No dia primeiro de janeiro de 1919 foi fundada a Associazione fra gli arditi d’Italia, dirigida por Mario Carli, também responsável pelo jornal L’Ardito, ambos com sede em Milão.

A associação era formada por membros de diferentes disposições ideológicas, sendo disputada por três frações: nacionalistas, futuristas e fascistas. Mario Carli, em 1922, portanto às vésperas da Marcha sobre Roma, afirmou:

Os Arditi d'Italia foram os verdadeiros fundadores do fascismo.

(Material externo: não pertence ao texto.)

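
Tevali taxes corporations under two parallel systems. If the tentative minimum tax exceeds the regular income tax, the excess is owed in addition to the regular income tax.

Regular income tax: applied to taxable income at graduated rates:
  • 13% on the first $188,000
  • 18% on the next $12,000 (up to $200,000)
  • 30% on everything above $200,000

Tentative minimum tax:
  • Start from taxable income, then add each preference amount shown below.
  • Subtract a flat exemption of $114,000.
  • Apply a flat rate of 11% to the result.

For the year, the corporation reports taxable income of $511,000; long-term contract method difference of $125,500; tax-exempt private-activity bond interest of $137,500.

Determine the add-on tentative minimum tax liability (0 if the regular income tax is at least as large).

Regular income tax:
  $188,000 × 13% = $24,440
  $12,000 × 18% = $2,160
  $311,000 × 30% = $93,300
  → $119,900

Tentative minimum tax:
  Adjusted income: $511,000 + $125,500 + $137,500 = $774,000
  Less exemption $114,000 → base $660,000
  $660,000 × 11% = $72,600

$72,600 ≤ $119,900, so no add-on is due.

$0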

Mas do fascismo da primeira hora, que foi o vingador da guerra revolucionária e foi o movimento mais ousado de esquerda e que prometeu entre outras coisas a terra aos camponeses e a gestão das fábricas aos produtores (GENTILI, 2010, p. 28).

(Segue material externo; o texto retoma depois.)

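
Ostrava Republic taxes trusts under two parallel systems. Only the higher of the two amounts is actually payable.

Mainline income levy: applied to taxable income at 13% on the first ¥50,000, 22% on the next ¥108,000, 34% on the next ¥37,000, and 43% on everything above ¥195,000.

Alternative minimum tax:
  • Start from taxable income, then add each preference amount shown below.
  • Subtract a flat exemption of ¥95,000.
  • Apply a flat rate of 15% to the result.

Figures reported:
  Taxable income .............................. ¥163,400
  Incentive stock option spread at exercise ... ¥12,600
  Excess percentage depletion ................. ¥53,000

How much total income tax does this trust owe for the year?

Alternative minimum tax:
  Adjusted income: ¥163,400 + ¥12,600 + ¥53,000 = ¥229,000
  Less exemption ¥95,000 → base ¥134,000
  ¥134,000 × 15% = ¥20,100

Mainline income levy:
  ¥50,000 × 13% = ¥6,500
  ¥108,000 × 22% = ¥23,760
  ¥5,400 × 34% = ¥1,836
  → ¥32,096

¥32,096 > ¥20,100, so the mainline income levy governs.

¥32,096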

A direita e a extrema-direita eram formadas, naquele momento, principalmente pelos nacionalistas. Entre 1919 e 1920, no entanto, os centros industriais da Itália tornaram-se polos de luta operárias e greves, alimentadas pela carestia dos produtos alimentícios e politizadas pelas notícias que chegavam da revolução bolchevique na Rússia a partir de 1917. Esse período ficou conhecido como biennio rosso. A partir de 1919, portanto, com as grandes greves que foram organizadas por ferroviários e trabalhadores do serviço postal, os nacionalistas reagiram criando a Unione popolare antibolscevica. A iniciativa consistia, inicialmente, em encontrar estratégias para continuar as atividades destes setores. A relação entre os nacionalistas e os grupos industriais e empresariais tornou-se mais nítida, incluindo-se o financiamento para as atividades do grupo. A Unione antibolscevica fez de Roma “um tipo de laboratório político para a nascente direita subversiva”, quando o fascismo era minoritário e contraditório ideologicamente. Neste laboratório foi elaborado o “paradigma para a subsequente criação e desenvolvimento do esquadrismo dos camicie nere” (GENTILI, 2010, p. 34).

Em Roma, também em 1919, foi criada a milícia paramilitar Sempre pronti per la Patria e per il Re, outra organização que antecipou a larga utilização das esquadras pelos fascistas.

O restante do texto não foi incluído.